I need to create a python code to search "N" as variable, consecutive rows in a column dataframe with the same value and different that NaN like this. I can't figure out how to do it with a for loop because I don't know which row I'm looking at in each case. Any idea that how can do it?
Fruit | 2 matches | 5 matches |
---|---|---|
Apple | No | No |
NaN | No | No |
Pear | No | No |
Pear | Yes | No |
Pear | Yes | No |
Pear | Yes | No |
Pear | Yes | Yes |
NaN | No | No |
NaN | No | No |
NaN | No | No |
NaN | No | No |
NaN | No | No |
Banana | No | No |
Banana | Yes | No |
Update: testing solutions by @Corralien
counts = (df.groupby(df['Fruit'].ne(df['Fruit'].shift()).cumsum()) # virtual groups
.transform('cumcount').add(1) # cumulative counter
.where(df['Fruit'].notna(), other=0)) # set NaN to 0
N = 2
df['Matches'] = df.where(counts >= N, other='No')
VSCode return me the 'Frame skipped from debugging during step-in.' message when execute the last line and generate an exception in the previous for loop.

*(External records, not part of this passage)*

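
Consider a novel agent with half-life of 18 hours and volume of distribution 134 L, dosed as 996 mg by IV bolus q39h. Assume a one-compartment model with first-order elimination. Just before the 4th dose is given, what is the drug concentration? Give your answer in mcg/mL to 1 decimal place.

2.1 mcg/mL

f = (1/2)^(τ/t½) = (1/2)^(39/18) ≈ 0.2227.
C₀ = D/Vd = 996/134 ≈ 7.433 mcg/mL.
Before the 4th dose, 3 doses have been given. Superposition: Cmin = C₀·(f + f² + … + f^3).
≈ 7.433 × (0.2227 + 0.0496 + 0.0110) ≈ 7.433 × 0.2833 ≈ 2.106 mcg/mL.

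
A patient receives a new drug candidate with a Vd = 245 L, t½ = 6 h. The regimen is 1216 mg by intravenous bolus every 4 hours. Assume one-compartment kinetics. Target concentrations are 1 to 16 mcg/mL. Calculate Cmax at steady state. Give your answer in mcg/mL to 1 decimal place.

τ/t½ = 4/6 ≈ 0.66667, so fraction remaining f = (1/2)^(4/6) ≈ 0.6300.
Accumulation ratio R = 1/(1 − f) ≈ 1/0.3700 ≈ 2.7027.
Each bolus raises the concentration by D/Vd = 1216/245 ≈ 4.963 mcg/mL.
Cmax,ss = C₀/(1 − f) ≈ 4.963/0.3700 ≈ 13.414 mcg/mL.
Peak 13.4 mcg/mL vs MTC 16 mcg/mL: below toxic threshold.

13.4 mcg/mL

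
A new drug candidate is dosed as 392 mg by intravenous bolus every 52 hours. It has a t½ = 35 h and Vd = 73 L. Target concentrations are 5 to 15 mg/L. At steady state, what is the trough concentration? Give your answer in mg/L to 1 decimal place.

3.0 mg/L

Over one 52-h interval, 52/35 ≈ 1.4857 half-lives elapse, leaving f ≈ 0.3571 of each dose.
At steady state, accumulation factor R = 1/(1 − e^(−kτ)) ≈ 1.5555.
Single-dose peak C₀ = D/Vd = 392/73 ≈ 5.370 mg/L.
Cmax,ss = C₀/(1 − f) ≈ 5.370/0.6429 ≈ 8.353 mg/L.
One interval later, Cmin,ss = Cmax,ss·e^(−kτ) ≈ 8.353 × 0.3571 ≈ 2.983 mg/L.
Trough 3.0 mg/L vs MEC 5 mg/L: subtherapeutic.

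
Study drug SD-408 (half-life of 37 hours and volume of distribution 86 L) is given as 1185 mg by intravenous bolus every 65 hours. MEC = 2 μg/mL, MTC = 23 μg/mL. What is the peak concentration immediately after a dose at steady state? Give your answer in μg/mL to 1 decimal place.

Over one 65-h interval, 65/37 ≈ 1.7568 half-lives elapse, leaving f ≈ 0.2959 of each dose.
At steady state, accumulation factor R = 1/(1 − e^(−kτ)) ≈ 1.4203.
Each bolus raises the concentration by D/Vd = 1185/86 ≈ 13.779 μg/mL.
Steady-state peak Cmax,ss = C₀·R ≈ 13.779 × 1.4203 ≈ 19.570 μg/mL.
Peak 19.6 μg/mL vs MTC 23 μg/mL: below toxic threshold.

19.6 μg/mL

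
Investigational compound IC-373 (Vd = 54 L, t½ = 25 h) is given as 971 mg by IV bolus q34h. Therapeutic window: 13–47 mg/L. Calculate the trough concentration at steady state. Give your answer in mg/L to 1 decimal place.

k = ln2/t½ = ln2/25 ≈ 0.027726 h⁻¹; fraction remaining f = e^(−kτ) = e^(−0.027726×34) ≈ 0.3896.
At steady state, accumulation factor R = 1/(1 − e^(−kτ)) ≈ 1.6383.
Each bolus raises the concentration by D/Vd = 971/54 ≈ 17.981 mg/L.
Cmax,ss = C₀/(1 − f) ≈ 17.981/0.6104 ≈ 29.458 mg/L.
One interval later, Cmin,ss = Cmax,ss·e^(−kτ) ≈ 29.458 × 0.3896 ≈ 11.477 mg/L.
Trough 11.5 mg/L vs MEC 13 mg/L: subtherapeutic.

11.5 mg/L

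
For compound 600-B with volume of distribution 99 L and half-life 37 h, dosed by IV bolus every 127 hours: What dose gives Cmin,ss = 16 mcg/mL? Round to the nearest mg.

τ/t½ = 127/37 ≈ 3.4324, so f = (1/2)^(127/37) ≈ 0.092626.
Cmin,ss = (D/Vd)·f/(1−f), so D = Cmin,ss·Vd·(1−f)/f.
D = 16 × 99 × (1−f)/f ≈ 16 × 99 × 9.79610 ≈ 15517.02 mg.

15517 mg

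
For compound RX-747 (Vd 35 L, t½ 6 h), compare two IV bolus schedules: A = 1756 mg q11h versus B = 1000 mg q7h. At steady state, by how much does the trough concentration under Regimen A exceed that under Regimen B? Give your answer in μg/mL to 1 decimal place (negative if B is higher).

-3.4 μg/mL

Regimen A: f = (1/2)^(11/6) ≈ 0.2806; Cmin,ss = (1756/35)·f/(1−f) ≈ 19.569 μg/mL.
Regimen B: f = (1/2)^(7/6) ≈ 0.4454; Cmin,ss = (1000/35)·f/(1−f) ≈ 22.946 μg/mL.
Difference ≈ 19.569 − 22.946 ≈ -3.377 μg/mL.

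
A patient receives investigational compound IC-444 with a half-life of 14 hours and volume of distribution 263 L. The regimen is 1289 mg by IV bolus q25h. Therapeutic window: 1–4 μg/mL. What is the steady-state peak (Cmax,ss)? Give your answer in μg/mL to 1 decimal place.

6.9 μg/mL

τ/t½ = 25/14 ≈ 1.7857, so fraction remaining f = (1/2)^(25/14) ≈ 0.2900.
Accumulation ratio R = 1/(1 − f) ≈ 1/0.7100 ≈ 1.4085.
Single-dose peak C₀ = D/Vd = 1289/263 ≈ 4.901 μg/mL.
Steady-state peak Cmax,ss = C₀·R ≈ 4.901 × 1.4085 ≈ 6.903 μg/mL.
Peak 6.9 μg/mL vs MTC 4 μg/mL: exceeds toxic threshold.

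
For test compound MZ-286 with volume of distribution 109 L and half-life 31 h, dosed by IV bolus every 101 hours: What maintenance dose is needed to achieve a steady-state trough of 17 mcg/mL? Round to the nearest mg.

15875 mg

τ/t½ = 101/31 ≈ 3.2581, so f = (1/2)^(101/31) ≈ 0.104526.
Cmin,ss = (D/Vd)·f/(1−f), so D = Cmin,ss·Vd·(1−f)/f.
D = 17 × 109 × (1−f)/f ≈ 17 × 109 × 8.56700 ≈ 15874.65 mg.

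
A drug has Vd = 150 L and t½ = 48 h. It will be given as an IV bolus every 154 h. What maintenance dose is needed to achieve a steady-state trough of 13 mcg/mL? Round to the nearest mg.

τ/t½ = 154/48 ≈ 3.2083, so f = (1/2)^(154/48) ≈ 0.108192.
Cmin,ss = (D/Vd)·f/(1−f), so D = Cmin,ss·Vd·(1−f)/f.
D = 13 × 150 × (1−f)/f ≈ 13 × 150 × 8.24283 ≈ 16073.52 mg.

16074 mg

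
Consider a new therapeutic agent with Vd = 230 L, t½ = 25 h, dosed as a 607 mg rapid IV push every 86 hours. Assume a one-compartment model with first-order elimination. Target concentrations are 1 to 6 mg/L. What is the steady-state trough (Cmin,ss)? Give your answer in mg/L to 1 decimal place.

0.3 mg/L

k = ln2/t½ = ln2/25 ≈ 0.027726 h⁻¹; fraction remaining f = e^(−kτ) = e^(−0.027726×86) ≈ 0.0921.
Accumulation ratio R = 1/(1 − f) ≈ 1/0.9079 ≈ 1.1014.
Each bolus raises the concentration by D/Vd = 607/230 ≈ 2.639 mg/L.
Cmax,ss = C₀/(1 − f) ≈ 2.639/0.9079 ≈ 2.907 mg/L.
One interval later, Cmin,ss = Cmax,ss·e^(−kτ) ≈ 2.907 × 0.0921 ≈ 0.268 mg/L.
Trough 0.3 mg/L vs MEC 1 mg/L: subtherapeutic.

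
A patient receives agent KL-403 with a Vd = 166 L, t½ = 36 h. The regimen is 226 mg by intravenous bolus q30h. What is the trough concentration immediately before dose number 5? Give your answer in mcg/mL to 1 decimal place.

1.6 mcg/mL

f = (1/2)^(τ/t½) = (1/2)^(30/36) ≈ 0.5612.
C₀ = D/Vd = 226/166 ≈ 1.361 mcg/mL.
Before the 5th dose, 4 doses have been given. Superposition: Cmin = C₀·(f + f² + … + f^4).
≈ 1.361 × (0.5612 + 0.3149 + 0.1767 + 0.0992) ≈ 1.361 × 1.1520 ≈ 1.568 mcg/mL.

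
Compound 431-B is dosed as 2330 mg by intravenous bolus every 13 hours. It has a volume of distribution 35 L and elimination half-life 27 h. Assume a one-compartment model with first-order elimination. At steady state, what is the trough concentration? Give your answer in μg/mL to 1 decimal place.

168.0 μg/mL

Over one 13-h interval, 13/27 ≈ 0.48148 half-lives elapse, leaving f ≈ 0.7162 of each dose.
Accumulation ratio R = 1/(1 − f) ≈ 1/0.2838 ≈ 3.5236.
Single-dose peak C₀ = D/Vd = 2330/35 ≈ 66.571 μg/mL.
Steady-state peak Cmax,ss = C₀·R ≈ 66.571 × 3.5236 ≈ 234.570 μg/mL.
Steady-state trough Cmin,ss = Cmax,ss·f ≈ 234.570 × 0.7162 ≈ 167.999 μg/mL.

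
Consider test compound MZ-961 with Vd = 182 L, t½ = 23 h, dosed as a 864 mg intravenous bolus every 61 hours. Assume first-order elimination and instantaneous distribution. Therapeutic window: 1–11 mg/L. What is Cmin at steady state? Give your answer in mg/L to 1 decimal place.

0.9 mg/L

τ/t½ = 61/23 ≈ 2.6522, so fraction remaining f = (1/2)^(61/23) ≈ 0.1591.
Accumulation ratio R = 1/(1 − f) ≈ 1/0.8409 ≈ 1.1892.
Single-dose peak C₀ = D/Vd = 864/182 ≈ 4.747 mg/L.
Steady-state peak Cmax,ss = C₀·R ≈ 4.747 × 1.1892 ≈ 5.645 mg/L.
Steady-state trough Cmin,ss = Cmax,ss·f ≈ 5.645 × 0.1591 ≈ 0.898 mg/L.
Trough 0.9 mg/L vs MEC 1 mg/L: subtherapeutic.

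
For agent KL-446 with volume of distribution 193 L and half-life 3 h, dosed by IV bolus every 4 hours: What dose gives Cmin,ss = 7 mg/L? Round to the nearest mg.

2053 mg

τ/t½ = 4/3 ≈ 1.3333, so f = (1/2)^(4/3) ≈ 0.396850.
Cmin,ss = (D/Vd)·f/(1−f), so D = Cmin,ss·Vd·(1−f)/f.
D = 7 × 193 × (1−f)/f ≈ 7 × 193 × 1.51984 ≈ 2053.30 mg.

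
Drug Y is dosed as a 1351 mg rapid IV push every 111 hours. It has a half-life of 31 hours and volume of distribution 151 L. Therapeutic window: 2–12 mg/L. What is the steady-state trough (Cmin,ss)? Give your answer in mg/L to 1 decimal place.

0.8 mg/L

k = ln2/t½ = ln2/31 ≈ 0.022360 h⁻¹; fraction remaining f = e^(−kτ) = e^(−0.022360×111) ≈ 0.0836.
At steady state, accumulation factor R = 1/(1 − e^(−kτ)) ≈ 1.0912.
Single-dose peak C₀ = D/Vd = 1351/151 ≈ 8.947 mg/L.
Steady-state peak Cmax,ss = C₀·R ≈ 8.947 × 1.0912 ≈ 9.763 mg/L.
Steady-state trough Cmin,ss = Cmax,ss·f ≈ 9.763 × 0.0836 ≈ 0.816 mg/L.
Trough 0.8 mg/L vs MEC 2 mg/L: subtherapeutic.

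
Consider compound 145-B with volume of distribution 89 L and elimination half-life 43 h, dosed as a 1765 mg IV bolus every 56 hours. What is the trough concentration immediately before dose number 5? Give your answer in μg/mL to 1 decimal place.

f = (1/2)^(τ/t½) = (1/2)^(56/43) ≈ 0.4055.
C₀ = D/Vd = 1765/89 ≈ 19.831 μg/mL.
Before the 5th dose, 4 doses have been given. Superposition: Cmin = C₀·(f + f² + … + f^4).
≈ 19.831 × (0.4055 + 0.1644 + 0.0667 + 0.0270) ≈ 19.831 × 0.6636 ≈ 13.160 μg/mL.

13.2 μg/mL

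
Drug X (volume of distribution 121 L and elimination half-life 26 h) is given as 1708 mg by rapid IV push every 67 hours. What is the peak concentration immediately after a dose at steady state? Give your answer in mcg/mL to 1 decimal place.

Over one 67-h interval, 67/26 ≈ 2.5769 half-lives elapse, leaving f ≈ 0.1676 of each dose.
Accumulation ratio R = 1/(1 − f) ≈ 1/0.8324 ≈ 1.2013.
Single-dose peak C₀ = D/Vd = 1708/121 ≈ 14.116 mcg/mL.
Steady-state peak Cmax,ss = C₀·R ≈ 14.116 × 1.2013 ≈ 16.958 mcg/mL.

17.0 mcg/mL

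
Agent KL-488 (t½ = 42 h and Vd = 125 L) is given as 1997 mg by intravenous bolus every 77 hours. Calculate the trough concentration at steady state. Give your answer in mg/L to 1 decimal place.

6.2 mg/L

Over one 77-h interval, 77/42 ≈ 1.8333 half-lives elapse, leaving f ≈ 0.2806 of each dose.
Single-dose peak C₀ = D/Vd = 1997/125 ≈ 15.976 mg/L.
Steady-state trough Cmin,ss = C₀·f/(1−f) ≈ 15.976 × 0.2806/0.7194 ≈ 6.231 mg/L.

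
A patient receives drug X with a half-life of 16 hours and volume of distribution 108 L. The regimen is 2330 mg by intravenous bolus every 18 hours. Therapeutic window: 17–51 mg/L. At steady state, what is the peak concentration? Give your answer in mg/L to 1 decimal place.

39.8 mg/L

Over one 18-h interval, 18/16 ≈ 1.125 half-lives elapse, leaving f ≈ 0.4585 of each dose.
Accumulation ratio R = 1/(1 − f) ≈ 1/0.5415 ≈ 1.8467.
Each bolus raises the concentration by D/Vd = 2330/108 ≈ 21.574 mg/L.
Steady-state peak Cmax,ss = C₀·R ≈ 21.574 × 1.8467 ≈ 39.841 mg/L.
Peak 39.8 mg/L vs MTC 51 mg/L: below toxic threshold.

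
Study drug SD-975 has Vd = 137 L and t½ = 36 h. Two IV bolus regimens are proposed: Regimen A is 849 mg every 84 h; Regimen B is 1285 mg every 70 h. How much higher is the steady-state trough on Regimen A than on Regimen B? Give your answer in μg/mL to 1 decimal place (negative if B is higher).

-1.8 μg/mL

Regimen A: f = (1/2)^(84/36) ≈ 0.1984; Cmin,ss = (849/137)·f/(1−f) ≈ 1.534 μg/mL.
Regimen B: f = (1/2)^(70/36) ≈ 0.2598; Cmin,ss = (1285/137)·f/(1−f) ≈ 3.292 μg/mL.
Difference ≈ 1.534 − 3.292 ≈ -1.758 μg/mL.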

CodePudding user response:
Compute consecutive values and set NaN to 0. Once you have calculated the cumulative counter, you just have to check if the counter is greater than or equal to N
:
counts = (df.groupby(df['Fruit'].ne(df['Fruit'].shift()).cumsum()) # virtual groups
.transform('cumcount').add(1) # cumulative counter
.where(df['Fruit'].notna(), other=0)) # set NaN to 0
N = 2
df['2 matches'] = counts.ge(N).replace({True: 'Yes', False: 'No'})
N = 5
df['5 matches'] = counts.ge(N).replace({True: 'Yes', False: 'No'})
Output:
>>> df
Fruit 2 matches 5 matches
0 Apple No No
1 NaN No No
2 Pear No No
3 Pear Yes No
4 Pear Yes No
5 Pear Yes No
6 Pear Yes Yes
7 NaN No No
8 NaN No No
9 NaN No No
10 NaN No No
11 NaN No No
12 Banana No No
13 Banana Yes No
>>> counts
0 1
1 0
2 1
3 2
4 3
5 4
6 5
7 0
8 0
9 0
10 0
11 0
12 1
13 2
dtype: int64
Update
if I need to change "Yes" for the fruit name for example
N = 2
df['2 matches'] = df.where(counts >= N, other='No')
print(df)
# Output
Fruit 2 matches
0 Apple No
1 NaN No
2 Pear No
3 Pear Pear
4 Pear Pear
5 Pear Pear
6 Pear Pear
7 NaN No
8 NaN No
9 NaN No
10 NaN No
11 NaN No
12 Banana No
13 Banana Banana